Чтобы жить долго, выходил на улицу, наполнив рот теплым чаем и моченой булкой. Молчал, пока чай остывал, или мычал что-то через нос, прыгая по лужам. Скупал все. Впрок. Клеил в альбомы и продавал в архив. Даже у меня ухитрился продать черновики, хотя я и не был музейного возраста. Гордился, когда в словаре встречалось слово «Заумник».
Он продавал рукописи Хлебникова. Долго расправляя их на столе, разглаживал, как закройщик. «На сколько зам?» — деловито спрашивал. «На три червонца». И быстро, как продавщик ткани в магазине, отмерив, отхватывал ножницами кусок рукописи — ровно на тридцать рублей.
В свое время он был Рембо российского футуризма. Создатель заумного языка, автор «Дыр бул щыл», он внезапно бросил писать вообще, не сумев или не желая приспособиться к наступившей поре классицизма. Когда-то и Рембо в том же возрасте так же вдруг бросил поэзию и стал торговцем. У Крученых были строки:
Забыл повеситься
Лечу
Америку
Образования он был отменного, страницами наизусть мог говорить из Гоголя, этого заповедного кладезя футуристов.
Как замшелый дух, вкрадчивый упырь, он тишайше проникал в вашу квартиру. Бабушка подозрительно поджимала губы.

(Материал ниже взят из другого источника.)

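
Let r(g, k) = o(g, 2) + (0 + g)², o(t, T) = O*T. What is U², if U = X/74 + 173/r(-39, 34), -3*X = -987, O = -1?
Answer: 262710577809/12635108836 ≈ 20.792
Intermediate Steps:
X = 329 (X = -⅓*(-987) = 329)
o(t, T) = -T
r(g, k) = -2 + g² (r(g, k) = -1*2 + (0 + g)² = -2 + g²)
U = 512553/112406 (U = 329/74 + 173/(-2 + (-39)²) = 329*(1/74) + 173/(-2 + 1521) = 329/74 + 173/1519 = 512553/112406 ≈ 4.5598)
U² = (512553/112406)² = 262710577809/12635108836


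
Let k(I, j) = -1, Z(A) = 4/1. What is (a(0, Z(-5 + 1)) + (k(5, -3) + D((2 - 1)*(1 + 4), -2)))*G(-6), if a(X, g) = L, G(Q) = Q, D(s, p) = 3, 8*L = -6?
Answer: -15/2 ≈ -7.5000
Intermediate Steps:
L = -¾ (L = (⅛)*(-6) = -¾ ≈ -0.75000)
Z(A) = 4 (Z(A) = 4*1 = 4)
a(X, g) = -¾
(a(0, Z(-5 + 1)) + (k(5, -3) + D((2 - 1)*(1 + 4), -2)))*G(-6) = (-¾ + (-1 + 3))*(-6) = (-¾ + 2)*(-6) = (5/4)*(-6) = -15/2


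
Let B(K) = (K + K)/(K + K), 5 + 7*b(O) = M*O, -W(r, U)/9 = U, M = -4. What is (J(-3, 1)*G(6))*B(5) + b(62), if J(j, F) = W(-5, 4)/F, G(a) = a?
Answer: -1765/7 ≈ -252.14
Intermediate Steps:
W(r, U) = -9*U
J(j, F) = -36/F (J(j, F) = (-9*4)/F = -36/F)
b(O) = -5/7 - 4*O/7 (b(O) = -5/7 + (-4*O)/7 = -5/7 - 4*O/7)
B(K) = 1 (B(K) = (2*K)/((2*K)) = (2*K)*(1/(2*K)) = 1)
(J(-3, 1)*G(6))*B(5) + b(62) = (-36/1*6)*1 + (-5/7 - 4/7*62) = (-36*1*6)*1 + (-5/7 - 248/7) = -36*6*1 - 253/7 = -216*1 - 253/7 = -216 - 253/7 = -1765/7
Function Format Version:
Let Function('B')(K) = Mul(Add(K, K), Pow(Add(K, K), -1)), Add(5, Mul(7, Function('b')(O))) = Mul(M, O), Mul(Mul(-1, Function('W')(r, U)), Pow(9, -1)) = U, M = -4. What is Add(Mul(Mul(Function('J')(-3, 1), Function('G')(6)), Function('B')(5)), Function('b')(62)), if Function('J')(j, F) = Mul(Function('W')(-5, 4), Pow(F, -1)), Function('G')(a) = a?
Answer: Rational(-1765, 7) ≈ -252.14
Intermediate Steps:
Function('W')(r, U) = Mul(-9, U)
Function('J')(j, F) = Mul(-36, Pow(F, -1)) (Function('J')(j, F) = Mul(Mul(-9, 4), Pow(F, -1)) = Mul(-36, Pow(F, -1)))
Function('b')(O) = Add(Rational(-5, 7), Mul(Rational(-4, 7), O)) (Function('b')(O) = Add(Rational(-5, 7), Mul(Rational(1, 7), Mul(-4, O))) = Add(Rational(-5, 7), Mul(Rational(-4, 7), O)))
Function('B')(K) = 1 (Function('B')(K) = Mul(Mul(2, K), Pow(Mul(2, K), -1)) = Mul(Mul(2, K), Mul(Rational(1, 2), Pow(K, -1))) = 1)
Add(Mul(Mul(Function('J')(-3, 1), Function('G')(6)), Function('B')(5)), Function('b')(62)) = Add(Mul(Mul(Mul(-36, Pow(1, -1)), 6), 1), Add(Rational(-5, 7), Mul(Rational(-4, 7), 62))) = Add(Mul(Mul(Mul(-36, 1), 6), 1), Add(Rational(-5, 7), Rational(-248, 7))) = Add(Mul(Mul(-36, 6), 1), Rational(-253, 7)) = Add(Mul(-216, 1), Rational(-253, 7)) = Add(-216, Rational(-253, 7)) = Rational(-1765, 7)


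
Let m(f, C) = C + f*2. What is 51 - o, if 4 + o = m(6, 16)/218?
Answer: 5981/109 ≈ 54.872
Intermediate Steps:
m(f, C) = C + 2*f
o = -422/109 (o = -4 + (16 + 2*6)/218 = -4 + (16 + 12)*(1/218) = -4 + 28*(1/218) = -4 + 14/109 = -422/109 ≈ -3.8716)
51 - o = 51 - 1*(-422/109) = 51 + 422/109 = 5981/109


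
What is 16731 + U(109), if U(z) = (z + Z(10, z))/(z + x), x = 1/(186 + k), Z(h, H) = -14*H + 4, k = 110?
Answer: 59934163/3585 ≈ 16718.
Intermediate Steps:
Z(h, H) = 4 - 14*H
x = 1/296 (x = 1/(186 + 110) = 1/296 ≈ 0.0033784)
U(z) = (4 - 13*z)/(1/296 + z) (U(z) = (z + (4 - 14*z))/(z + 1/296) = (4 - 13*z)/(1/296 + z))
16731 + U(109) = 16731 + 296*(4 - 13*109)/(1 + 296*109) = 16731 + 296*(4 - 1417)/(1 + 32264) = 16731 + 296*(-1413)/32265 = 16731 + 296*(1/32265)*(-1413) = 16731 - 46472/3585 = 59934163/3585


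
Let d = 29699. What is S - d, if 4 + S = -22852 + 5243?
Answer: -47312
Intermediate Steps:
S = -17613 (S = -4 + (-22852 + 5243) = -4 - 17609 = -17613)
S - d = -17613 - 1*29699 = -17613 - 29699 = -47312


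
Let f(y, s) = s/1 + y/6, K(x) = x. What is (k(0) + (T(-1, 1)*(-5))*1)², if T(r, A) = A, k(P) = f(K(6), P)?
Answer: 16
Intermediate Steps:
f(y, s) = s + y/6 (f(y, s) = s*1 + y*(⅙) = s + y/6)
k(P) = 1 + P (k(P) = P + (⅙)*6 = P + 1 = 1 + P)
(k(0) + (T(-1, 1)*(-5))*1)² = ((1 + 0) + (1*(-5))*1)² = (1 - 5*1)² = (1 - 5)² = (-4)² = 16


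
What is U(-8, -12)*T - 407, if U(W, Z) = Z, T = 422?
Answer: -5471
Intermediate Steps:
U(-8, -12)*T - 407 = -12*422 - 407 = -5064 - 407 = -5471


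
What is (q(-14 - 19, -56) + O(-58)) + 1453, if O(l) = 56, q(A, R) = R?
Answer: 1453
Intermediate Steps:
(q(-14 - 19, -56) + O(-58)) + 1453 = (-56 + 56) + 1453 = 0 + 1453 = 1453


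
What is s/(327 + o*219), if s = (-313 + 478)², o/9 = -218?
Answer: -9075/143117 ≈ -0.063410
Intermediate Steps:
o = -1962 (o = 9*(-218) = -1962)
s = 27225 (s = 165² = 27225)
s/(327 + o*219) = 27225/(327 - 1962*219) = 27225/(327 - 429678) = 27225/(-429351) = 27225*(-1/429351) = -9075/143117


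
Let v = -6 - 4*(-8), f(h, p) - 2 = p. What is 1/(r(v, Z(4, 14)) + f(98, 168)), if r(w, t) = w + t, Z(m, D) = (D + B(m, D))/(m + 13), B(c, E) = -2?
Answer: 17/3344 ≈ 0.0050837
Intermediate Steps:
f(h, p) = 2 + p
Z(m, D) = (-2 + D)/(13 + m) (Z(m, D) = (D - 2)/(m + 13) = (-2 + D)/(13 + m))
v = 26 (v = -6 + 32 = 26)
r(w, t) = t + w
1/(r(v, Z(4, 14)) + f(98, 168)) = 1/(((-2 + 14)/(13 + 4) + 26) + (2 + 168)) = 1/((12/17 + 26) + 170) = 1/(454/17 + 170) = 1/(3344/17) = 17/3344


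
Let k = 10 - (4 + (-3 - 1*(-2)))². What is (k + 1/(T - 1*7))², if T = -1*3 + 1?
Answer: 64/81 ≈ 0.79012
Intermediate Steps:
T = -2 (T = -3 + 1 = -2)
k = 1 (k = 10 - (4 + (-3 + 2))² = 10 - (4 - 1)² = 10 - 1*3² = 10 - 1*9 = 10 - 9 = 1)
(k + 1/(T - 1*7))² = (1 + 1/(-2 - 1*7))² = (1 + 1/(-2 - 7))² = (1 + 1/(-9))² = (1 - ⅑)² = (8/9)² = 64/81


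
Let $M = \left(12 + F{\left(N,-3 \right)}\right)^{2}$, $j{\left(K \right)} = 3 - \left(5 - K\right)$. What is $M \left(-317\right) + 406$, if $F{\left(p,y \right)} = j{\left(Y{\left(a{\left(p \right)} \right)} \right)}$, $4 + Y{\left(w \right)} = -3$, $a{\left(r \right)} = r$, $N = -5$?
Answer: $-2447$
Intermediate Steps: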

Он слезился, попрошайничал и вдруг, если соблаговолит, вдруг верещал вам свою «Весну с угощеньицем». Вещь эта, вся речь ее с редкими для русского языка звуками «х», «щ», «ю», «была отмечена весною, когда в уродстве бродит красота».
Но сначала он, понятно, отнекивается, ворчит, придуряется, хрюкает, притворяшка, трет зачем-то глаза платком допотопной девственности, похожим на промасленные концы, которыми водители протирают двигатель.
Но вот взгляд протерт — оказывается, он жемчужно-серый, синий даже! Он напрягается, подпрыгивает, как пушкинский петушок, приставляет ладонь ребром к губам, как петушиный гребешок, напрягается ладошка, и начинает. Голос у него открывается высокий, с таким неземным чистым тоном, к которому тщетно стремятся солисты теперешних поп-ансамблей.
«Ю-юйца!» — зачинает он, у вас слюнки текут, вы видите эти, как юла, крутящиеся на скатерти крашеные пасхальные яйца. «Хлюстра», — прохрюкает он вслед, подражая скользкому звону хрусталя. «Зухрр» — не унимается зазывала, и у вас тянет во рту, хрупает от засахаренной хурмы, орехов, зеленого рахат-лукума и прочих сладостей Востока, но главное — впереди. Голосом высочайшей муки и сладострастия, изнемогая, становясь на цыпочки и сложив губы как для свиста и поцелуя, он произносит на тончайшей бриллиантовой ноте: «Мизюнь, мизюнь!..» Все в этом «мизюнь» — и юные барышни с оттопыренным мизинчиком, церемонно берущие изюм из изящных вазочек, и обольстительная весенняя мелодия Мизгиря и Снегурочки, и, наконец, та самая щемящая нота российской души и жизни, нота тяги, утраченных иллюзий, что отозвалась в Лике Мизиновой и в «Доме с мезонином», — этот всей несбывшейся жизнью выдохнутый зов: «Мисюсь, где ты?»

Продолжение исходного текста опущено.